旧移民収容所は、神戸市が「海外移住と文化の交流センター」として整備して生れ変わった。センターと移住記念碑を結ぶ「移住坂」を歩く観光客も増えた。海外移住3点セットは神戸の観光施設として定着し、神戸が海外日系人の心の故郷になっている。
神戸発世界行の移住者を称えるこの市民運動の記録については、拙著『移住坂~神戸海外移住史案内~』セルポート、2004年)、黒田公男『日本とブラジル』神戸新聞総合出版センター、2014年)を参照されたい。
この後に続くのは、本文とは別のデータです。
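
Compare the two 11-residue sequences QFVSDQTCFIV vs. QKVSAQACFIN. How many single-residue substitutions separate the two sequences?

4

The sequences differ at positions 2, 5, 7, 11 (1-based) — 4 in total.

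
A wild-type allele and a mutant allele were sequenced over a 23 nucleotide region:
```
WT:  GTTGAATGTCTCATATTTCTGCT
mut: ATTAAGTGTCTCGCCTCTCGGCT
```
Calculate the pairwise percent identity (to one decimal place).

8 positions differ (1, 4, 6, 13, 14, 15, 17, 20), so 15 of 23 match: 15/23 = 65.22%.

65.2%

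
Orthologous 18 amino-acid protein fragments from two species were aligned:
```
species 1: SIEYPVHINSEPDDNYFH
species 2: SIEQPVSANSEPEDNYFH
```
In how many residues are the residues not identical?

Mismatches (1-based): residue 4: Y→Q; residue 7: H→S; residue 8: I→A; residue 13: D→E.

4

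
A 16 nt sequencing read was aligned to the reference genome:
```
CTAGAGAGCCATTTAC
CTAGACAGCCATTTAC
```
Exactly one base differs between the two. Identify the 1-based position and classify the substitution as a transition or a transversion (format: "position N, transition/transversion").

position 6, transversion

The sequences differ only at position 6: G→C (purine→pyrimidine), a transversion.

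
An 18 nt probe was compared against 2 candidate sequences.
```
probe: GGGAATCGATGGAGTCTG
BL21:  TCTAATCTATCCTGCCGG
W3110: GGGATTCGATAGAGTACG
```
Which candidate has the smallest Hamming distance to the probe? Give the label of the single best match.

W3110

Hamming distances to probe — BL21: 9; W3110: 4.
Smallest is W3110 with 4 mismatches.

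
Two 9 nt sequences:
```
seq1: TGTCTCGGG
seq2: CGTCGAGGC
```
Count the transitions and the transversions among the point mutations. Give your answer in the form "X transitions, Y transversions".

1 transition, 3 transversions

Transitions (purine↔purine or pyrimidine↔pyrimidine): 1 T→C.
Transversions (purine↔pyrimidine): 5 T→G, 6 C→A, 9 G→C.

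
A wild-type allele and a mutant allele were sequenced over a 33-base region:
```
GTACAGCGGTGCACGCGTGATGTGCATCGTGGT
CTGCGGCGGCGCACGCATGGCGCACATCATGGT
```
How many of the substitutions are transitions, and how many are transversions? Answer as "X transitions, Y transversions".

9 transitions, 1 transversion

Transitions (purine↔purine or pyrimidine↔pyrimidine): 3 A→G, 5 A→G, 10 T→C, 17 G→A, 20 A→G, 21 T→C, 23 T→C, 24 G→A, 29 G→A.
Transversions (purine↔pyrimidine): 1 G→C.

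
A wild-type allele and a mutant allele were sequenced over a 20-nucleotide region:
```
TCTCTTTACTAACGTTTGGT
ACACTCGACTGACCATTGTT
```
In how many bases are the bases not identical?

8

Comparing position by position, 8 bases differ: 1 (T/A), 3 (T/A), 6 (T/C), 7 (T/G), 11 (A/G), 14 (G/C), 15 (T/A), 19 (G/T).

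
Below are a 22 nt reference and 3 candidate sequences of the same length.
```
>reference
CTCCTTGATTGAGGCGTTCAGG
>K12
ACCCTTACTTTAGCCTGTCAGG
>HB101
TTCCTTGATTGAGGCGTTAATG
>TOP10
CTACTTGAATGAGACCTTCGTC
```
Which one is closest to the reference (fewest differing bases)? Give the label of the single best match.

HB101

Hamming distances to reference — K12: 8; HB101: 3; TOP10: 7.
Smallest is HB101 with 3 mismatches.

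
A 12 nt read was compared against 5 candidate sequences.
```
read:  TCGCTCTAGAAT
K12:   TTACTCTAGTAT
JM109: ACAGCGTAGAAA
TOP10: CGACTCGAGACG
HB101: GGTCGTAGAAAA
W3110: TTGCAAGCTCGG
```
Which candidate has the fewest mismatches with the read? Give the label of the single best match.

Hamming distances to read — K12: 3; JM109: 6; TOP10: 6; HB101: 9; W3110: 9.
Smallest is K12 with 3 mismatches.

K12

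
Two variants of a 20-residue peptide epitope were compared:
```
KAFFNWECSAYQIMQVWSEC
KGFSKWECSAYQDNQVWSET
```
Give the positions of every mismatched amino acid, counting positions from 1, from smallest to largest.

2, 4, 5, 13, 14, 20

Scanning 1-based: 2: A/G; 4: F/S; 5: N/K; 13: I/D; 14: M/N; 20: C/T.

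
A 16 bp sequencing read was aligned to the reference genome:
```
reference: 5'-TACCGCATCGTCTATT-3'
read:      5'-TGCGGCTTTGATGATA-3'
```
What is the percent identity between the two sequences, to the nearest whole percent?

Mismatches at positions 2, 4, 7, 9, 11, 12, 13, 16 (1-based): 8 of 16.
Identical positions: 8/16 = 50% → 50%.

50%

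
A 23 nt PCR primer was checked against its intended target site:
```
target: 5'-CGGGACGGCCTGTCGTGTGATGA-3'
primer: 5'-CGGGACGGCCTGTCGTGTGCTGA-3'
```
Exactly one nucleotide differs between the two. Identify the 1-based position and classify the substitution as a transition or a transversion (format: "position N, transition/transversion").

position 20, transversion

Position 20 changes A→C. A is a purine and C is a pyrimidine, so this is a transversion.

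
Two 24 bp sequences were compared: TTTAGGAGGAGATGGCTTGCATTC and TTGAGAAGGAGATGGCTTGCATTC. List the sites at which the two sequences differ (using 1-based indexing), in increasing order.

Differences at site 3 (T→G), site 6 (G→A).

3, 6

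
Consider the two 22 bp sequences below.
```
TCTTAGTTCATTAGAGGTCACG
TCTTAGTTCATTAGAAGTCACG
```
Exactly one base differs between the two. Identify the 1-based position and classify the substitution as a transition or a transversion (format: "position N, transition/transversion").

position 16, transition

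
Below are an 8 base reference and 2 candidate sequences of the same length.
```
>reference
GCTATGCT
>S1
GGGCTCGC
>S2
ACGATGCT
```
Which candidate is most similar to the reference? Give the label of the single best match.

S2

S1 differs at 6 sites; S2 differs at 2 sites. The closest is S2.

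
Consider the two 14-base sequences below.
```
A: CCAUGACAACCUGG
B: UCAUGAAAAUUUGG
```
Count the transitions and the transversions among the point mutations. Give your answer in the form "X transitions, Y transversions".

3 transitions, 1 transversion

Transitions (purine↔purine or pyrimidine↔pyrimidine): 1 C→U, 10 C→U, 11 C→U.
Transversions (purine↔pyrimidine): 7 C→A.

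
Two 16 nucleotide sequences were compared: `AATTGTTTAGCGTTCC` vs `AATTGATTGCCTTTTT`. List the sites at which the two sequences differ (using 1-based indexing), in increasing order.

Differences at site 6 (T→A), site 9 (A→G), site 10 (G→C), site 12 (G→T), site 15 (C→T), site 16 (C→T).

6, 9, 10, 12, 15, 16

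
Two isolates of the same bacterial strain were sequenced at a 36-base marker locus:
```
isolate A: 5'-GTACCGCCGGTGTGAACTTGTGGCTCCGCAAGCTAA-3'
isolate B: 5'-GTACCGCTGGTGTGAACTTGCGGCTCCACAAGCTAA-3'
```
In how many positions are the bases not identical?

The sequences differ at positions 8, 21, 28 (1-based) — 3 in total.

3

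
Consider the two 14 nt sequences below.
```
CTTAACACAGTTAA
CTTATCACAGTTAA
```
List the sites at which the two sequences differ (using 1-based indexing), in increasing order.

Differences at site 5 (A→T).

5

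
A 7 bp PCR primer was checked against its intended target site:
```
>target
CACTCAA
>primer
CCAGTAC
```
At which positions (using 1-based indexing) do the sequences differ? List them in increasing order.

Scanning 1-based: 2: A/C; 3: C/A; 4: T/G; 5: C/T; 7: A/C.

2, 3, 4, 5, 7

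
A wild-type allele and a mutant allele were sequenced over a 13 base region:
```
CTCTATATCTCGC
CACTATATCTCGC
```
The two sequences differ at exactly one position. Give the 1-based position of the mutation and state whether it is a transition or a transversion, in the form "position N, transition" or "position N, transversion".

position 2, transversion

Position 2 changes T→A. T is a pyrimidine and A is a purine, so this is a transversion.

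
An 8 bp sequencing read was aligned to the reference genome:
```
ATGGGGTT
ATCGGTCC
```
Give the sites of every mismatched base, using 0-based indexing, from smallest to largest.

2, 5, 6, 7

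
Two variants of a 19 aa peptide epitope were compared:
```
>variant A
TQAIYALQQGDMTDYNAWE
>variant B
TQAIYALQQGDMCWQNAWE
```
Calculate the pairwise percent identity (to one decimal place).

3 positions differ (13, 14, 15), so 16 of 19 match: 16/19 = 84.21%.

84.2%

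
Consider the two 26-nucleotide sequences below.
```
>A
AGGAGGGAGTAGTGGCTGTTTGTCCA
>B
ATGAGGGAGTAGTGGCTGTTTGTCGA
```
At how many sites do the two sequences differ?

2

Mismatches (1-based): site 2: G→T; site 25: C→G.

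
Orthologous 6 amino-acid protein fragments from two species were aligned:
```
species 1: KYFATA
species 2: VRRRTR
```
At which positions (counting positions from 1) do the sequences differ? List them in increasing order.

Scanning 1-based: 1: K/V; 2: Y/R; 3: F/R; 4: A/R; 6: A/R.

1, 2, 3, 4, 6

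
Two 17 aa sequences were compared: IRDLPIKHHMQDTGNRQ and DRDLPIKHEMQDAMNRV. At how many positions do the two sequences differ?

5

Comparing position by position, 5 positions differ: 1 (I/D), 9 (H/E), 13 (T/A), 14 (G/M), 17 (Q/V).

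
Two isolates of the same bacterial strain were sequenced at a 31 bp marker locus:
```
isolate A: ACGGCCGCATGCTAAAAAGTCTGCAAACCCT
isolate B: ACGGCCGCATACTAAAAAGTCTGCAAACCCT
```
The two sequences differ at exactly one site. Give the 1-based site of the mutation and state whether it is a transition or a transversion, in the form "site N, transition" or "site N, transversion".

site 11, transition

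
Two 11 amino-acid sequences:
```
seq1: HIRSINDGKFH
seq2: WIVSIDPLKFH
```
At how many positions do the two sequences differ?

5

Mismatches (1-based): position 1: H→W; position 3: R→V; position 6: N→D; position 7: D→P; position 8: G→L.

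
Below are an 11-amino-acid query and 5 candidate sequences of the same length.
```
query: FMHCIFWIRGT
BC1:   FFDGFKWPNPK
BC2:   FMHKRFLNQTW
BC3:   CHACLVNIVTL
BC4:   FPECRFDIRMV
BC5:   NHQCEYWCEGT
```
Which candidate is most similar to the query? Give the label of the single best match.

Hamming distances to query — BC1: 9; BC2: 7; BC3: 9; BC4: 6; BC5: 7.
Smallest is BC4 with 6 mismatches.

BC4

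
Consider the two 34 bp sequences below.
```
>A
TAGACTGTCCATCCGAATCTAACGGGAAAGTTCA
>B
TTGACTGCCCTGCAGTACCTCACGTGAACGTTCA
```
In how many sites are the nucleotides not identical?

10

The sequences differ at sites 2, 8, 11, 12, 14, 16, 18, 21, 25, 29 (1-based) — 10 in total.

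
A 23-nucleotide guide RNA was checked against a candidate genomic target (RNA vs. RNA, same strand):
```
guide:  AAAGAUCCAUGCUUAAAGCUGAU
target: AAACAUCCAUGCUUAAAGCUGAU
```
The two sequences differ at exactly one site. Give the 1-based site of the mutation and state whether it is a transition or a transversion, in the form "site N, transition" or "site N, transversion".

site 4, transversion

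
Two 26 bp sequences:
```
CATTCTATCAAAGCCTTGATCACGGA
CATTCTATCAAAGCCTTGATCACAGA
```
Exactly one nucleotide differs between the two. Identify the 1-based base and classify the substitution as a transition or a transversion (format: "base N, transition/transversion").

base 24, transition

The sequences differ only at base 24: G→A (purine→purine), a transition.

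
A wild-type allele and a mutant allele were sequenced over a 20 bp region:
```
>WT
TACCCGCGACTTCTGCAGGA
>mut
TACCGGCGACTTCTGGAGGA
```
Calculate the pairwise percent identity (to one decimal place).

90.0%

Mismatches at positions 5, 16 (1-based): 2 of 20.
Identical positions: 18/20 = 90% → 90.0%.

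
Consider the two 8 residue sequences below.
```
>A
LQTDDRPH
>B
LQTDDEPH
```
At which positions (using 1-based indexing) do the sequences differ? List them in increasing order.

Differences at position 6 (R→E).

6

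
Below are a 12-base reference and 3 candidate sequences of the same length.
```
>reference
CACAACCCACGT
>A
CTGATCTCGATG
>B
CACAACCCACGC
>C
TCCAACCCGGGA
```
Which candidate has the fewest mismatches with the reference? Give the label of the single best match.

B

A differs at 8 positions; B differs at 1 position; C differs at 5 positions. The closest is B.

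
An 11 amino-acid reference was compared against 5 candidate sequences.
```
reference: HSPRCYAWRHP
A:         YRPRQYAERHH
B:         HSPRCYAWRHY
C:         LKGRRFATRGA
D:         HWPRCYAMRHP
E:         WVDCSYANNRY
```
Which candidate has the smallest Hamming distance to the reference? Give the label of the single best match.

B

A differs at 5 positions; B differs at 1 position; C differs at 8 positions; D differs at 2 positions; E differs at 9 positions. The closest is B.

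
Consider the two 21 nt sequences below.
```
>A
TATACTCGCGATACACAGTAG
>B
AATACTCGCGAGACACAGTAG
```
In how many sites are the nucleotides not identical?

The sequences differ at sites 1, 12 (1-based) — 2 in total.

2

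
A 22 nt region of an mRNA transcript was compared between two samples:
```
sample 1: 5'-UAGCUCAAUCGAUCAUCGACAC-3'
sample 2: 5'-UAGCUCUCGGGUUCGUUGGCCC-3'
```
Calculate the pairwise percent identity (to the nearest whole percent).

9 positions differ (7, 8, 9, 10, 12, 15, 17, 19, 21), so 13 of 22 match: 13/22 = 59.09%.

59%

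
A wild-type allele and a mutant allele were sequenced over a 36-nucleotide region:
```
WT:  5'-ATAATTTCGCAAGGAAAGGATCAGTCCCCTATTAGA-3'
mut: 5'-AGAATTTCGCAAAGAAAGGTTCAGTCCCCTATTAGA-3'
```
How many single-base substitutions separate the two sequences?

The sequences differ at positions 2, 13, 20 (1-based) — 3 in total.

3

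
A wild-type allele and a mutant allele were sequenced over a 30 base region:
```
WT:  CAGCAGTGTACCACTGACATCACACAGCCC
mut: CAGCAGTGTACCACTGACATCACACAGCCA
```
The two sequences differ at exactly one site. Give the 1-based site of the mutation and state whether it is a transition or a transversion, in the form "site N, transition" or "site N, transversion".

site 30, transversion

Site 30 changes C→A. C is a pyrimidine and A is a purine, so this is a transversion.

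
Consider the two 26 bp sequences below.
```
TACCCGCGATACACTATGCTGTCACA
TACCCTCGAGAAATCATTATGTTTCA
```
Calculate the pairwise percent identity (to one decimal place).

65.4%

Mismatches at positions 6, 10, 12, 14, 15, 18, 19, 23, 24 (1-based): 9 of 26.
Identical positions: 17/26 = 65.38% → 65.4%.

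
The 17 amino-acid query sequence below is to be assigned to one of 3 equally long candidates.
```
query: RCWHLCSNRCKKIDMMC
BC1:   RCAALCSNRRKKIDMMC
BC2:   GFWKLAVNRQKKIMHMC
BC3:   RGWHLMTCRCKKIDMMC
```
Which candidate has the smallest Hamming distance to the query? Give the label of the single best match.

BC1

Hamming distances to query — BC1: 3; BC2: 8; BC3: 4.
Smallest is BC1 with 3 mismatches.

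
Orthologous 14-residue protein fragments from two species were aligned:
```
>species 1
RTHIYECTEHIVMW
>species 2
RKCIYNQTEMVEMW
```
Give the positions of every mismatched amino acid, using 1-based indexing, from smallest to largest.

2, 3, 6, 7, 10, 11, 12

Differences at position 2 (T→K), position 3 (H→C), position 6 (E→N), position 7 (C→Q), position 10 (H→M), position 11 (I→V), position 12 (V→E).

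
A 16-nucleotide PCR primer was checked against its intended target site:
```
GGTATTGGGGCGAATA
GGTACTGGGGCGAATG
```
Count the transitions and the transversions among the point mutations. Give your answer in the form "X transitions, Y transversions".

2 transitions, 0 transversions

Mismatches (1-based):
base 5: T→C (pyrimidine→pyrimidine, transition)
base 16: A→G (purine→purine, transition)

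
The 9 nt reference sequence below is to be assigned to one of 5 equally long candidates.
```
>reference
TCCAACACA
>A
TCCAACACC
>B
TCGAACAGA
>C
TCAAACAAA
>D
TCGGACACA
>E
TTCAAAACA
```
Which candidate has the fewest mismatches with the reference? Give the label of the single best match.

Hamming distances to reference — A: 1; B: 2; C: 2; D: 2; E: 2.
Smallest is A with 1 mismatch.

A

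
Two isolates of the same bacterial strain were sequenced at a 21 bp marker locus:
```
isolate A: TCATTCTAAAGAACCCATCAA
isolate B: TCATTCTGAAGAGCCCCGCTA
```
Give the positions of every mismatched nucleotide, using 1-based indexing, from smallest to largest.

Differences at position 8 (A→G), position 13 (A→G), position 17 (A→C), position 18 (T→G), position 20 (A→T).

8, 13, 17, 18, 20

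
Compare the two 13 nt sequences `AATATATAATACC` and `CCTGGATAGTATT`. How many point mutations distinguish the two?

The sequences differ at positions 1, 2, 4, 5, 9, 12, 13 (1-based) — 7 in total.

7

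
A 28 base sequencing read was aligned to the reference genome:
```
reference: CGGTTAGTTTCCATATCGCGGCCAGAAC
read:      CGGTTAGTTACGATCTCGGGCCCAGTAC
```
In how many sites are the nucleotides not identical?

Mismatches (1-based): site 10: T→A; site 12: C→G; site 15: A→C; site 19: C→G; site 21: G→C; site 26: A→T.

6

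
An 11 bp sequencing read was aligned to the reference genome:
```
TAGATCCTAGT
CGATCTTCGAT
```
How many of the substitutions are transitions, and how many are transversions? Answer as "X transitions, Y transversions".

9 transitions, 1 transversion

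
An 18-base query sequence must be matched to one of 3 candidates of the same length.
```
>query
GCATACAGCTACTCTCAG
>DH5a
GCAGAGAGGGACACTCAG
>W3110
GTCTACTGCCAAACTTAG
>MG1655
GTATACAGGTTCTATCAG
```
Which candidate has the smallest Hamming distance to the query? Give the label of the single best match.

MG1655

Hamming distances to query — DH5a: 5; W3110: 7; MG1655: 4.
Smallest is MG1655 with 4 mismatches.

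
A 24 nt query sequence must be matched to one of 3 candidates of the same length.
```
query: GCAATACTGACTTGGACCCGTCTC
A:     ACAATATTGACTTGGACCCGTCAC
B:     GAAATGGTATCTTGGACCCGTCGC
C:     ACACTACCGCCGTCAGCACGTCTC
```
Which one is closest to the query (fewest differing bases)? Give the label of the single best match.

Hamming distances to query — A: 3; B: 6; C: 9.
Smallest is A with 3 mismatches.

A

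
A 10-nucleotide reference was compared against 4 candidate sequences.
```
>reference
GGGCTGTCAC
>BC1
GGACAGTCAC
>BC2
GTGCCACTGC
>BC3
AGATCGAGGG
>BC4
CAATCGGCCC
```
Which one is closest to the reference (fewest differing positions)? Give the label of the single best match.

BC1 differs at 2 positions; BC2 differs at 6 positions; BC3 differs at 8 positions; BC4 differs at 7 positions. The closest is BC1.

BC1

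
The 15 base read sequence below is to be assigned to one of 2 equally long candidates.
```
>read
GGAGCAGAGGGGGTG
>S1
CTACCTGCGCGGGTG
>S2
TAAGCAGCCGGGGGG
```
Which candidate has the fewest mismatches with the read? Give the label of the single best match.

S1 differs at 6 sites; S2 differs at 5 sites. The closest is S2.

S2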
◆『セルポート』連載 タイトルを「移住坂」と名付けた『セルポート』への連載に続いて神戸近現代史の連載を続けることとした。連載タイトルは「神戸弁天浜明治天皇御用邸」「居留地百話」「明治神戸人が描いた神戸の未来構想・神戸将来の事業」「湊川神社物語」「折田年秀日記」「豪商神兵湊の魁」等である。
連載した「豪商神兵湊の魁」は、明治10年代の「絵入り神戸の商工名鑑」と位置付けられる史料の解説である。これも、大国正美・楠本利夫『明治の商店~開港・神戸のにぎわい』(神戸新聞総合出版センター、2017年)として出版した。また「明治天皇御用邸」と「神戸将来の事業」は、全面的に書き換えて、楠本利夫『増補 国際都市神戸の系譜』(公人の友社、2007年)に収録した。
◆ラフカディオ・ハーンの神戸 2017年11月21号から『セルポート』に「ラフカディオ・ハーンの神戸」の連載を開始した。ところが、2018年3月末に『セルポート』が突然終刊することになり、連載を継続できなくなったので、このブログで連載することにした。
◆引用 筆者は大学で学生に期末レポートを提出させることが多い。中には、ネットから引用してそのままレポートを完成させ、文章、画像等の引用元を明記していない学生も少なくない。筆者は、読者がこのブログから引用してくださることは歓迎する。ただし、引用する場合は、このURLとタイトル、著者名を必ず明記していただきたい。
市民運動で建立した海外移住者像(メリケンパーク)
完成(2001年)直後の写真。アプローチの敷石はかつて移住者が移民船に乗るときに歩いた新港ふ頭の敷石。向かって右手:建立の系譜と寄贈者名。銅像の彫刻は菊川晋久作、「希望の船出」の揮毫は笹山幸俊元神戸市長。